Published Date : Jun 11, 2018
The wider deployment of artificial intelligence (AI) by end-use sectors increasingly hinges on standardization in its technologies and products. The effort to do so is underpinned by the creation of industry standards and protocols, which help end-user better leverage the potential of AI. To this end, several global technology providers with the like of Google and industry players in developed nations are harping on ethical guidelines. As a part of this, Accenture, an Irish-based management consulting and professional services provider, announced on June 10, 2018 that in the next week it will launch a tool for ensuring fairness in AI deployment and correct any unfair bias in the AI models. The tool will enable companies assess any unfair bias which may arise when various data on sensitive variables are fed to AI models.
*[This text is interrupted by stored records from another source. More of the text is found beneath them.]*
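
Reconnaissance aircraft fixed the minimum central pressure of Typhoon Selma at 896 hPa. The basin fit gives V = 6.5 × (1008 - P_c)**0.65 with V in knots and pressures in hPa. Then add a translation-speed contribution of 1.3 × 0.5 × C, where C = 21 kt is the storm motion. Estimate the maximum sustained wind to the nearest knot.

ΔP = 1008 − 896 = 112 hPa.
112^0.65 ≈ 21.478.
V ≈ 6.5 × 21.478 ≈ 139.6 kt.
Translation term: 1.3 × 0.5 × 21 = 13.65 kt.
Corrected V ≈ 153.25 kt → 153 kt.

153 kt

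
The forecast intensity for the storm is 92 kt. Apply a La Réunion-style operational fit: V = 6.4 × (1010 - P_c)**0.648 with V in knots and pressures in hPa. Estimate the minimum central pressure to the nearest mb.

949 mb

ΔP = (V / 6.4)^(1/0.648) = (92/6.4)^1.543.
92/6.4 = 14.375; 14.375^1.543 ≈ 61.15 mb.
P_c = 1010 − 61.15 = 948.85 ≈ 949 mb.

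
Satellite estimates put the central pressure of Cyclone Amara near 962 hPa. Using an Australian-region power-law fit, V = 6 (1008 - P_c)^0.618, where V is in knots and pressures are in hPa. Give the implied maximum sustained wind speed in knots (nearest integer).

ΔP = 1008 − 962 = 46 hPa.
46^0.618 ≈ 10.656.
V ≈ 6 × 10.656 ≈ 63.9 kt.

64 kt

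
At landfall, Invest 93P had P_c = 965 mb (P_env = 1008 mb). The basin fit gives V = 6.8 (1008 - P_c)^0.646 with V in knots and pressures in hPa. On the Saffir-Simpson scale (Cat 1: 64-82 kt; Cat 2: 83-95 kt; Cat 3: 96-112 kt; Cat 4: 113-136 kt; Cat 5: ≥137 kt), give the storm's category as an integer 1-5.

ΔP = 1008 − 965 = 43 mb.
V ≈ 6.8 × 43^0.646 = 6.8 × 11.36 ≈ 77 kt.
77 kt falls in the Category 1 band.

1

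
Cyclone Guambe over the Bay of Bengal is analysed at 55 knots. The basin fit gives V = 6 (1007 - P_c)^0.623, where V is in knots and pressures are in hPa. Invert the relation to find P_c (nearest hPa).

972 hPa

ΔP = (V / 6)^(1/0.623) = (55/6)^1.605.
55/6 = 9.167; 9.167^1.605 ≈ 35.03 hPa.
P_c = 1007 − 35.03 = 971.97 ≈ 972 hPa.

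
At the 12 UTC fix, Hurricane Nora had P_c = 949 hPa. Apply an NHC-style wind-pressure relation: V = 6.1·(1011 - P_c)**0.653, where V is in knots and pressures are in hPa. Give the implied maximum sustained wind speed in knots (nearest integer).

ΔP = 1011 − 949 = 62 hPa.
62^0.653 ≈ 14.806.
V ≈ 6.1 × 14.806 ≈ 90.3 kt.

90 kt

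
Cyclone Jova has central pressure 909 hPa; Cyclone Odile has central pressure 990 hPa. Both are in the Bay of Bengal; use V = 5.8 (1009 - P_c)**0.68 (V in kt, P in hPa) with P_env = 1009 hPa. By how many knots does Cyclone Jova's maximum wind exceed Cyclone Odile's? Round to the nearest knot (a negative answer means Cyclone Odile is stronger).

Cyclone Jova: ΔP = 100; V ≈ 5.8 × 100^0.68 ≈ 132.87 kt.
Cyclone Odile: ΔP = 19; V ≈ 5.8 × 19^0.68 ≈ 42.95 kt.
Difference ≈ 132.87 − 42.95 = 89.92 → 90 kt.

90 kt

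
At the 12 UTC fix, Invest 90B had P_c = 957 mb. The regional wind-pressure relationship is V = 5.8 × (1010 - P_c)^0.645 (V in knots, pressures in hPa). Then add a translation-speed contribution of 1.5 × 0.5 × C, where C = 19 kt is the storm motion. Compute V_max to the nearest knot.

89 kt

ΔP = 1010 − 957 = 53 mb.
53^0.645 ≈ 12.947.
V ≈ 5.8 × 12.947 ≈ 75.1 kt.
Translation term: 1.5 × 0.5 × 19 = 14.25 kt.
Corrected V ≈ 89.35 kt → 89 kt.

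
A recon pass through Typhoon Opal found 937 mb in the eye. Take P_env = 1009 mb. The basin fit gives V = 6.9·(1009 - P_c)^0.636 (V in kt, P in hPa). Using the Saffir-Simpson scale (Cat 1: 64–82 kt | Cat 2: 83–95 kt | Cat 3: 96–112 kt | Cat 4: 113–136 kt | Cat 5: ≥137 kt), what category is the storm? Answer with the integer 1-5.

ΔP = 1009 − 937 = 72 mb.
V ≈ 6.9 × 72^0.636 = 6.9 × 15.18 ≈ 105 kt.
105 kt falls in the Category 3 band.

3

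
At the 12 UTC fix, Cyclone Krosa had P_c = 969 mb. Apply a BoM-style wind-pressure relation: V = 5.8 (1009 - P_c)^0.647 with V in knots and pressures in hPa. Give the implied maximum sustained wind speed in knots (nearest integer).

ΔP = 1009 − 969 = 40 mb.
40^0.647 ≈ 10.878.
V ≈ 5.8 × 10.878 ≈ 63.1 kt.

63 kt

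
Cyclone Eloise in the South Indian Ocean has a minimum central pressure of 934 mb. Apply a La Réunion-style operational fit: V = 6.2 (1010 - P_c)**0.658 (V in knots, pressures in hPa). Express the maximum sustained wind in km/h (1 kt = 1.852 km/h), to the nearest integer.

198 km/h

ΔP = 1010 − 934 = 76 mb.
V ≈ 6.2 × 76^0.658 = 6.2 × 17.281 ≈ 107.144 kt.
107.144 × 1.852 ≈ 198.43 km/h → 198 km/h.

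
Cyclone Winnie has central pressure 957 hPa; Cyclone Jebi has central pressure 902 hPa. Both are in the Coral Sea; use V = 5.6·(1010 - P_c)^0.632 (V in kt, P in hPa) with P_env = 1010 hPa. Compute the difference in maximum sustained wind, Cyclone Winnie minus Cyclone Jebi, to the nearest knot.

Cyclone Winnie: ΔP = 53; V ≈ 5.6 × 53^0.632 ≈ 68.85 kt.
Cyclone Jebi: ΔP = 108; V ≈ 5.6 × 108^0.632 ≈ 107.97 kt.
Difference ≈ 68.85 − 107.97 = -39.12 → -39 kt.

-39 kt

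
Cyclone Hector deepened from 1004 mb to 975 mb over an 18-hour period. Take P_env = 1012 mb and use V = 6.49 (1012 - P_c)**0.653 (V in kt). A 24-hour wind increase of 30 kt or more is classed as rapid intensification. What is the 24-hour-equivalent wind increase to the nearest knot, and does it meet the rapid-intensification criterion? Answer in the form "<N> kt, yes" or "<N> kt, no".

V₁: ΔP = 8, V ≈ 6.49 × 8^0.653 ≈ 25.23 kt.
V₂: ΔP = 37, V ≈ 6.49 × 37^0.653 ≈ 68.59 kt.
ΔV over 18 h = 43.36 kt → 24 h equivalent = 43.36 × 24/18 ≈ 57.81 kt.
58 kt ≥ 30 kt ⇒ rapid intensification.

58 kt, yes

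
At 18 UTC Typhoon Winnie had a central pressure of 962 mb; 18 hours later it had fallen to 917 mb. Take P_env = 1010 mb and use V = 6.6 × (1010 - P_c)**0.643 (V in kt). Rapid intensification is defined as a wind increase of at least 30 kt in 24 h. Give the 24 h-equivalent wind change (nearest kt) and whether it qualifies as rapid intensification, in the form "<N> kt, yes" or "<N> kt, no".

V₁: ΔP = 48, V ≈ 6.6 × 48^0.643 ≈ 79.54 kt.
V₂: ΔP = 93, V ≈ 6.6 × 93^0.643 ≈ 121.70 kt.
ΔV over 18 h = 42.16 kt → 24 h equivalent = 42.16 × 24/18 ≈ 56.21 kt.
56 kt ≥ 30 kt ⇒ rapid intensification.

56 kt, yes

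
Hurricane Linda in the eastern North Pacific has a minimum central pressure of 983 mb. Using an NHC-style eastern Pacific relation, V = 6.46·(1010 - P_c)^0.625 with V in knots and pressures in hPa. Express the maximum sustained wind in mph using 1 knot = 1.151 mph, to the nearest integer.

58 mph

ΔP = 1010 − 983 = 27 mb.
V ≈ 6.46 × 27^0.625 = 6.46 × 7.845 ≈ 50.680 kt.
50.680 × 1.151 ≈ 58.33 mph → 58 mph.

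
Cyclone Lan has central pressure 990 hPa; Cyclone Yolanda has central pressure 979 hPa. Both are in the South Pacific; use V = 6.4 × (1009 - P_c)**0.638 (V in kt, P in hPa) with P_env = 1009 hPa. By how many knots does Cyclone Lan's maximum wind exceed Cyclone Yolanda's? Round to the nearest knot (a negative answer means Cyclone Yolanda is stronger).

Cyclone Lan: ΔP = 19; V ≈ 6.4 × 19^0.638 ≈ 41.88 kt.
Cyclone Yolanda: ΔP = 30; V ≈ 6.4 × 30^0.638 ≈ 56.05 kt.
Difference ≈ 41.88 − 56.05 = -14.17 → -14 kt.

-14 kt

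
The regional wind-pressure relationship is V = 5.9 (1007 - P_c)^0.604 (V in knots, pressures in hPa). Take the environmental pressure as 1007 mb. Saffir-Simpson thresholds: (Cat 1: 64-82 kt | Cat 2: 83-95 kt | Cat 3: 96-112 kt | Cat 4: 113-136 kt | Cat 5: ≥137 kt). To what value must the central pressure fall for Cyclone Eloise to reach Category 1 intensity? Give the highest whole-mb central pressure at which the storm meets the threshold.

955 mb

Category 1 begins at V = 64 kt.
Required ΔP = (64/5.9)^(1/0.604) = 10.847^1.656 ≈ 51.77 mb.
P_c ≤ 1007 − 51.77 = 955.23, so the highest integer P_c is 955 mb.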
Tool to Corrects Algorithm Bias caused due to correlation between Sensitive and Others Variables in AI Model
The tool is based on statistical models takes a close look at bias caused by data influence sensitive variables, such as gender and race, have on other variables of the AI model. Though, developing a perfect AI algorithm is technically infeasible, there can be tools to remove bias particularly those that are quantifiable and measurable and can have devastating effect on decision-making if not corrected. The core benefit that Accenture expects its fairness tool to impart is offering a way to integrate it with fast-paced innovation lifecycle across companies.
Building Trust Crucial for Removing Biases that impact AI-based Human Outcomes
The potential of AI technology is largely plagued by the biases in algorithm, and a substantial number of companies lack resources that help them in course-correcting these. Accenture believes that the development of such AI fairness tools will pave way for building up trust and communication among them to do so. It further opines that among the various end-use industries, the first to benefit will be from those in high regulated domains, notably in the financial services and healthcare sectors.
However, there is always a trade-off between the fairness and accuracy and the tool is expected to give users freedom to decide on this. The tool is yet to be verified using varied types of AI models to establish its efficacy.